Um outro dia acordou d'uma pequena sesta, que se tinha seguido ao jantar, gritando, como se continuasse uma conversa começada:

—Ah! se Roberto estivesse arrependido realmente, como tu o suppões, com que prazer e alegria........

Não terminou a phrase, mas a expressão benevola da physionomia de Emilio da Cunha indicou a Valentina o complemento da idéa.

Isto foi objecto para uma ultima carta a Roberto, a que elle respondeu, e fechou-se a correspondencia.

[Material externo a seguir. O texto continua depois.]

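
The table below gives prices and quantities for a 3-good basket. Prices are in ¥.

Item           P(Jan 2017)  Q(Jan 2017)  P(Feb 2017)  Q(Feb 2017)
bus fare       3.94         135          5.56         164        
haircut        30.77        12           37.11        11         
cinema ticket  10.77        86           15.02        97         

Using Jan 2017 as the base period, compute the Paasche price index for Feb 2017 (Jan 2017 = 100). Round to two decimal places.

136.84

Paasche price index uses current-period quantities as weights.
ΣP(Feb 2017)·Q(Feb 2017) = 5.56×164 + 37.11×11 + 15.02×97 = 911.84 + 408.21 + 1456.94 = 2776.99
ΣP(Jan 2017)·Q(Feb 2017) = 3.94×164 + 30.77×11 + 10.77×97 = 646.16 + 338.47 + 1044.69 = 2029.32
Index = 2776.99 / 2029.32 × 100 = 136.8434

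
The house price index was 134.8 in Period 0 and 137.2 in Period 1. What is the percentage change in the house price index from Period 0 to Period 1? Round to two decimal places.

1.78%

Change = (137.2 − 134.8) / 134.8 × 100
       = 2.4 / 134.8 × 100 = 1.7804%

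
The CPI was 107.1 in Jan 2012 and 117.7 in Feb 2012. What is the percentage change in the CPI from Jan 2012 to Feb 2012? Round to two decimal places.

Change = (117.7 − 107.1) / 107.1 × 100
       = 10.6 / 107.1 × 100 = 9.8973%

9.90%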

Uma manhã Emilio da Cunha achava-se com Valentina em uma pequena, mas elegante sala, que deitava sobre o jardim—por que elles tinham deixado a sua pobre morada, trocando-a por outra mais decente—Emilio da Cunha sentado junto d'uma mesa, sobre a qual se achava uma magnifica jarra de flôres, olhava sorrindo para Valentina, que, de pé, junto d'um açafate em que estavam dous pombinhos, reprehendia, acariciando-o, um d'elles:

—Eis-te aqui, meu bello fugitivo—lhe dizia ella—pensavas que era só voltar para te ser concedido o perdão, depois de me teres feito soffrer com a tua ausencia e ingratidão? Muito bem; visto que o teu regresso prova um arrependimento sincero, perdôo com prazer; não é assim, paisinho—acrescentou ella com voz meiga e levantando os lindos olhos com uma expressão de candura para Emilio da Cunha—que se devem receber os filhos prodigos, que regressam arrependidos e contrictos?

Emilio da Cunha não deu uma palavra, mas rolou-lhe uma lagrima sobre a face.